López was accompanied by Juan Guiadó, but the effort did not bear fruit. It turned out to be a failure for both leaders, yet another one added to the record of the opposition leader.
“The main mistake we could have made was an overly optimistic attitude towards expectations,” he confessed during the interview.
He added that expectations of change were created “that were inflated for the Venezuelan people and also for the international community and that today, since the exit of the dictator has not materialized, this has evidently generated frustration.”
Links with Diosdado
Leopoldo López is just a few days away from his first month out of Venezuela. His departure has generated all kinds of skepticism among citizens -who trusted his words and those of his wife, Lilian Tintori – who believed he would never leave the country.
Regarding López’s departure from Venezuela, there are underlying claims of Maduro’s complicity in making it happen with the mediation of former Spanish Ambassador to Caracas, Jesús Silva.
It is also argued that the opponent was supported by the chains of command of Diosdado Cabello and Gustavo González (current director of Sebín).
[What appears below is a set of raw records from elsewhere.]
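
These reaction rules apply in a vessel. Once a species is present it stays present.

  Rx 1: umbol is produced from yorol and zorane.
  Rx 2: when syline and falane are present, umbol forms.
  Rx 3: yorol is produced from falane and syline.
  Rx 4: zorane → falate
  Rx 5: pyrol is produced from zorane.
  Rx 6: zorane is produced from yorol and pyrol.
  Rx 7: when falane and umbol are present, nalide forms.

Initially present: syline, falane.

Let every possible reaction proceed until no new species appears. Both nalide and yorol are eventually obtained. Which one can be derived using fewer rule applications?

yorol

yorol: falane and syline present → yorol forms (Rx 3). [1 rule application]
nalide: syline and falane present → umbol forms (Rx 2). falane and umbol present → nalide forms (Rx 7). [2 rule applications]
yorol needs fewer.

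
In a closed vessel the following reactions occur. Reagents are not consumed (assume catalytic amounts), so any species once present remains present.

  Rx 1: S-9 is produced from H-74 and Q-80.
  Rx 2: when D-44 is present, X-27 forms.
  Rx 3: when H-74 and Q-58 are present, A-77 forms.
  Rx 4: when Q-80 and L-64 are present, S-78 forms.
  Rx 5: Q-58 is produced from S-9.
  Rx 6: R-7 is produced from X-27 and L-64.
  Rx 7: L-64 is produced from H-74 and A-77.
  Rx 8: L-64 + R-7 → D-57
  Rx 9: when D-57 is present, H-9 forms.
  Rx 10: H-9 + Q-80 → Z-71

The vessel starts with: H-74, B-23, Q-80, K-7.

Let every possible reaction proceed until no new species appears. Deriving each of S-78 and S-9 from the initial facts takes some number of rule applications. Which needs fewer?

S-9

S-9: H-74 and Q-80 present → S-9 forms (Rx 1). [1 rule application]
S-78: H-74 and Q-80 present → S-9 forms (Rx 1). S-9 present → Q-58 forms (Rx 5). H-74 and Q-58 present → A-77 forms (Rx 3). H-74 and A-77 present → L-64 forms (Rx 7). Q-80 and L-64 present → S-78 forms (Rx 4). [5 rule applications]
S-9 needs fewer.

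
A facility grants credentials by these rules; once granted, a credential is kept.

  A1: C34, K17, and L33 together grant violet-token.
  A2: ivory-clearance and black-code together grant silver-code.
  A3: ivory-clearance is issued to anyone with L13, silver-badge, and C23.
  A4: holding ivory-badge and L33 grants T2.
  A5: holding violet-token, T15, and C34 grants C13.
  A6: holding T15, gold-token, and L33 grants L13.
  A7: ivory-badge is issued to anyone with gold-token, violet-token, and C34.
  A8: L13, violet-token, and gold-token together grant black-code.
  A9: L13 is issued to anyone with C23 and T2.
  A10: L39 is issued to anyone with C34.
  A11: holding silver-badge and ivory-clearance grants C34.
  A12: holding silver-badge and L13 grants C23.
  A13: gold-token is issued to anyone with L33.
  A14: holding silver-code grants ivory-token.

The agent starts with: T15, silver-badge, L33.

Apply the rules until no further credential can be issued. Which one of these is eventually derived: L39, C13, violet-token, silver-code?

L39

Holding L33 grants gold-token (A13).
Holding T15, gold-token, and L33 grants L13 (A6).
Holding silver-badge and L13 grants C23 (A12).
Holding L13, silver-badge, and C23 grants ivory-clearance (A3).
Holding silver-badge and ivory-clearance grants C34 (A11).
Holding C34 grants L39 (A10).
violet-token would need C34, K17, and L33 (A1), but K17 is never granted. silver-code would need ivory-clearance and black-code (A2), but black-code is never granted. C13 would need violet-token, T15, and C34 (A5), but violet-token is never granted.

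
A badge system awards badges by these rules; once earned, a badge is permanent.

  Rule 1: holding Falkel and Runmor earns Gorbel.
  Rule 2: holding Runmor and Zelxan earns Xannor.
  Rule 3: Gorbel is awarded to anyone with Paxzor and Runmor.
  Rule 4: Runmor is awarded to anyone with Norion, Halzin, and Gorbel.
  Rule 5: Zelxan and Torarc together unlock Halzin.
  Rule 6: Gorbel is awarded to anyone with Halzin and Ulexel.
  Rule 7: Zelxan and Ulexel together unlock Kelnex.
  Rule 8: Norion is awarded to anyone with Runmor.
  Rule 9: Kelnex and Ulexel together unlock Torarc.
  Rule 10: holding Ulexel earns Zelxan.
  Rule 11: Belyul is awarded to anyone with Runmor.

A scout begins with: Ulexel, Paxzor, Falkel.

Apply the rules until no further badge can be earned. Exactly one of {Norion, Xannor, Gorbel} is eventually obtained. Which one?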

“He was kept under electronic and human surveillance. The device was reinforced by Chavista groups. The logistics to get him out of there, financially and tactically, had to be robust,” argued Johan Obdola, Venezuelan security analyst, in an interview with El Tiempo.
Negotiations from Spain
Once in Spanish territory, López met with the president of the Spanish Government, Pedro Sánchez.
The president did not receive López at La Moncloa, in his capacity as president of the Spanish government, but as secretary-general of the PSOE at the party’s headquarters. This gesture meant that Sánchez was trying to play down the importance of the meeting.
After that meeting, López gave a press conference where he expressed his intentions in the medium term.
“It is clear to me that with Nicolás Maduro, it is very difficult to be able to propose a negotiation… We are convinced that a transition will have to include people who have been in the power structure of the dictatorship.”
Given these words, the qualifiers and descriptions of impressions are simply not enough. The 180° turnaround in Leopoldo López’s speech is very palpable. His surrender is something perceived not only by the opposition but also by Chavismo, and perhaps there is some danger in this.
*This article was written in collaboration with the journalist Milagros Boyer.